Así lo determina el derecho penal internacional, porque privar a las personas de su nacionalidad, dejándolas sin ninguna, es una violación gravísima de los derechos humanos.

La Convención de las Naciones Unidas sobre el Estatuto de los Apátridas, aprobada en 1954, establece que “el término ‘apátrida’ designará a toda persona que no sea considerada como nacional suyo por ningún Estado, conforme a su legislación”.

Siete años después, en 1961, las mismas Naciones Unidas aprobaron la Convención para Reducir los Casos de Apatridia, con el propósito de que mediante acciones políticas y jurídicas internacionales, y la buena voluntad de los dirigentes de los Estados, hubiese menos apátridas en el mundo, o que no hubiese ninguno.

Sin embargo, la perduración de regímenes autoritarios encabezados por individuos inhumanos y extremadamente crueles, como es el caso de Nicaragua, ha hecho que aumente en vez de disminuir la cantidad de personas condenadas a la apatridia de hecho o en base de leyes y sentencias totalitarias.

Por lo menos 452 nicaragüenses han sido condenados a la apatridia mediante condenas judiciales de la dictadura de Ortega y Murillo, desde febrero de 2023 hasta comienzos de 2026. Así lo registró en su más reciente informe el Grupo de Expertos de las Naciones Unidas en Derechos Humanos sobre Nicaragua (GHREN).

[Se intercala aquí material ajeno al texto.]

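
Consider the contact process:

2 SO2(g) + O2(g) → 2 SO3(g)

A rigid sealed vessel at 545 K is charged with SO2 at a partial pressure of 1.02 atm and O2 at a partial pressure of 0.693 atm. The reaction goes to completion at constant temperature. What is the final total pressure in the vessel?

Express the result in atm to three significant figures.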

Otros nicaragüenses han sido condenados de facto a la apatridia, porque la dictadura no permite a muchos compatriotas ingresar o regresar al país después de viajar a otros países. O les niega la renovación en el exterior de sus pasaportes. En fin, la cantidad de los apátridas nicaragüenses de facto no se puede determinar, porque la mayoría no lo denuncia por temor a más represalias o castigos vengativos contra sus familiares que están en el país.

Algunos nicaragüenses condenados a la apatridia han sido acogidos generosamente en otros países, cuyos gobiernos les han otorgado su nacionalidad, les han concedido asilo político o les han brindado refugio. Pero muchos otros viven en la angustia y la incertidumbre porque no son bien vistos en los países donde se encuentran, o los califican como criminales y los están encarcelando, deportando o amenazando con deportarlos al mismo país del que huyeron porque corrían grave peligro de muerte, o no encontraban condiciones para vivir con una mínima dignidad humana.

Ahora bien, hemos mencionado la cifra de 452 casos de apatridia por sentencia judicial de la dictadura, y de una cantidad indeterminada de apátridas de facto. Pero el daño que causa la apatridia afecta a mucha más gente, considerando a los familiares de los apátridas que han sido borrados de los registros civiles y por eso son apátridas en su propio país.

Es tan inhumano el castigo de la apatridia, que se sigue siendo apátrida hasta después de la muerte.

Según una investigación de la revista Confidencial, publicada la semana pasada, la repatriación de los restos mortales de cualquier persona que muere en el extranjero es complicada y costosa. Por ejemplo, repatriar un cuerpo desde Costa Rica cuesta por lo menos dos mil dólares; de Estados Unidos (EE. UU.) hasta 10,000 dólares; y desde España entre 6,000 y 6500 dólares. “Estos costos se reducen a la mitad si las familias deciden cremar el cadáver y repatriar las cenizas”.

Pero los apátridas ni siquiera tienen el “privilegio” de poder regresar a su tierra natal después de morir, a cambio de esas cuantiosas cantidades de dinero.

Por todo eso, y más, el crimen de condenar a la gente a la apatridia es tan repugnante. Y por eso mismo el GHREN ha pedido que la dictadura de Nicaragua sea llevada ante la justicia internacional. Siempre y cuando haya gobernantes que quieran hacerlo, por razones políticas o por humanitarismo.